How ‘Solvency Theater’ and Valuation Tricks Are Keeping the ‘Everything Bubble’ Inflated
Managers are praying for the economy to recover before they have to mark investments “to reality,” argues Arena Investor’s Dan Zwirn.
As the “everything bubble” begins to deflate, Dan Zwirn said he’s seeing the best potential investments since the founding of Arena Investors in 2015. Still, the CEO and CIO of Arena says that so far, only the most speculative investments, such as growth equity and venture capital, have been marked down. That’s because these companies need big infusions of cash, which require accurate disclosures — and independent accountants.
But the limitations of valuation and the lack of transparency in private markets are masking and delaying many other markdowns in leveraged finance and private equity, structured finance, and mortgages and commercial real estate — and potential opportunities. Many managers, who determine the value of assets only on a quarterly basis and in a process that isn’t standardized, are stalling on write-downs. They’re hoping the economy will recover before they have to mark investments “to reality,” as Zwirn described it to Institutional Investor.
Even more significant, he said, firms are also playing games and taking advantage of the their ability to play around when it comes to businesses that are generating positive cash flow.
Zwirn described a simple example of a business worth $10 that has 50 cents of cash flow. “If I lent you $8…your actual equity value is negative. But if I don’t want to talk about it, I can say, ‘give me fifty cents of cash flow and my coupon, and I’ll extend and maybe you’ll give me some warrants and hope the business comes back,’” he explained.

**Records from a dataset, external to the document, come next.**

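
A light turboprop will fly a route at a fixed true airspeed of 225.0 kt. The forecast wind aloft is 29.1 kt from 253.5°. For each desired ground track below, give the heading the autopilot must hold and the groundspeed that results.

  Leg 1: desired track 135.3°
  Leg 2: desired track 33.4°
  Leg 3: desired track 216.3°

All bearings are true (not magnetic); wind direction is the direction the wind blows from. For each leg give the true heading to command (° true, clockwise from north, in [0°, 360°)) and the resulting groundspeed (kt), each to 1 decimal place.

Leg 1: heading=141.8°, groundspeed=237.3 kt
Leg 2: heading=28.6°, groundspeed=246.5 kt
Leg 3: heading=220.8°, groundspeed=201.1 kt

Leg 1: desired track 135.3°; wind correction +6.5° → command heading 141.8°, groundspeed 237.3 kt
Leg 2: desired track 33.4°; wind correction -4.8° → command heading 28.6°, groundspeed 246.5 kt
Leg 3: desired track 216.3°; wind correction +4.5° → command heading 220.8°, groundspeed 201.1 kt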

“There’s a lot of discretion effectively available when you have positive cash flow to create a ‘solvency theater.’ And that creates a pretend notion that this might be okay. I’m doing the right thing because I’m supporting the sponsor, as opposed to crystallizing reality.”
But the role of equity in the cap structure is to bear most of both the macroeconomic and idiosyncratic risk. “That’s why it makes the big bucks, so when it’s out of the money, its value, even if still positive, should accrue to the benefit of its creditor,” he said.
Arena estimates that if private sponsor loans were on par with those traded on Wall Street desks in the fourth quarter, the average direct-lending fund would be down 30 percent to 40 percent. “And the entirety of CLO equity would be wiped out 1.5 to 2 times over.”
Still, Arena is seeing potential investments in new issuance and other areas of the market where only a few years ago it was priced out.
“As the reality of the current environment is recognized (i.e., market participants are forced to recognize investments that are actually impaired), we expect to see more compelling opportunities than we have since Arena started in 2015,” Zwirn wrote in his letter.
But Zwirn is no optimist about the current state of affairs. When asked in the interview how long it will take the markets to reset and work through the bubble created by monetary policy tools like quantitative easing as well as enormous global fiscal spending, Zwirn said, “It could easily be a 10 to 15 year period of just grinding through this.”